- Directed by: Jean Masson
- Produced by: Jean Masson
- Starring: Grace Kelly Rainier III, Prince of Monaco
- Narrated by: José Ferrer
- Cinematography: André Bac Jean Lehérissey Albert Militon Robert Schneider
- Music by: Stan Kenton Daniel White
- Production company: Metro-Goldwyn-Mayer
- Distributed by: Metro-Goldwyn-Mayer
- Release date: 17 May 1956;
- Running time: 31 minutes
- Countries: United States France Monaco
- Languages: English French
- Box office: $159,000

= The Wedding in Monaco =

The Wedding in Monaco is a 1956 documentary film covering the celebrations in Monaco leading up to the wedding of Prince Rainier III to Grace Kelly, as well as the wedding itself. The 31-minute Eastmancolor CinemaScope film was directed by Jean Masson and released by Metro-Goldwyn-Mayer, Kelly's film studio before her retirement from acting.

== Film content==
The film opens with a brief shot of the Prince Rainier III and Grace Kelly descending a staircase. It then shows a long aerial shot of Monaco accompanied by narration about the city. Then, various preparations made during the days leading up to the wedding are shown.

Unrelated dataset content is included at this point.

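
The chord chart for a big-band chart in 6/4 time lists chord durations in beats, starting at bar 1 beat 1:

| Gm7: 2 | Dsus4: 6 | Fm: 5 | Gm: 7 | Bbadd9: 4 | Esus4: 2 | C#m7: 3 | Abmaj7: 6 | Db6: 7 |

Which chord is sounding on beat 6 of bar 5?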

Next, the film documents the Grace Kelly's arrival in Monaco aboard the American ship, the SS Constitution. Prince Rainier's yacht sails out into the harbor to meet the ocean liner, and the future Princess transfers to the Prince's ship. When the couple returns to shore, they are greeted by waiting crowds. The film then shows various shots of the castle and its guards, before showing a dance performance outside the castle at night.

Them, the film shows foreign delegations arriving at the castle the next day. This is followed by the legal civil marriage ceremony between Prince Rainier III and Grace Kelly. After the civil marriage, Grace Kelly appearing before the people of Monaco. That night, the Prince and Princess attend an opera.

Finally, the film documents the religious wedding ceremony, which took place the day after. The film shows the Princess walking down the isle, the couple exchanging their vows, and the couple walking back down the isle together to leave. After leaving the church, the documentary follows the royal motorcade through the city to the port, where the royal couple board the Prince's yacht to depart for their honeymoon.

==Production==
The Wedding in Monaco was directed by Jean Masson for Citel Monaco and was distributed by Metro-Goldwyn-Mayer. It was filmed and released in color and CinemaScope. The film was narrated by José Ferrer.

Grace Kelly granted MGM, the film studio she worked for, the exclusive film rights to her wedding in exchange for terminating her contract. MGM helped to manage the wedding. Technicians sent by the studio oversaw the dress rehearsal to ensure the wedding would have proper lighting and sound and Kelly's wedding dress was designed by MGM costume designer Helen Rose.

==Reception==
According to MGM records the film earned $108,000 in the US and Canada and $51,000 elsewhere resulting in a profit of $15,000.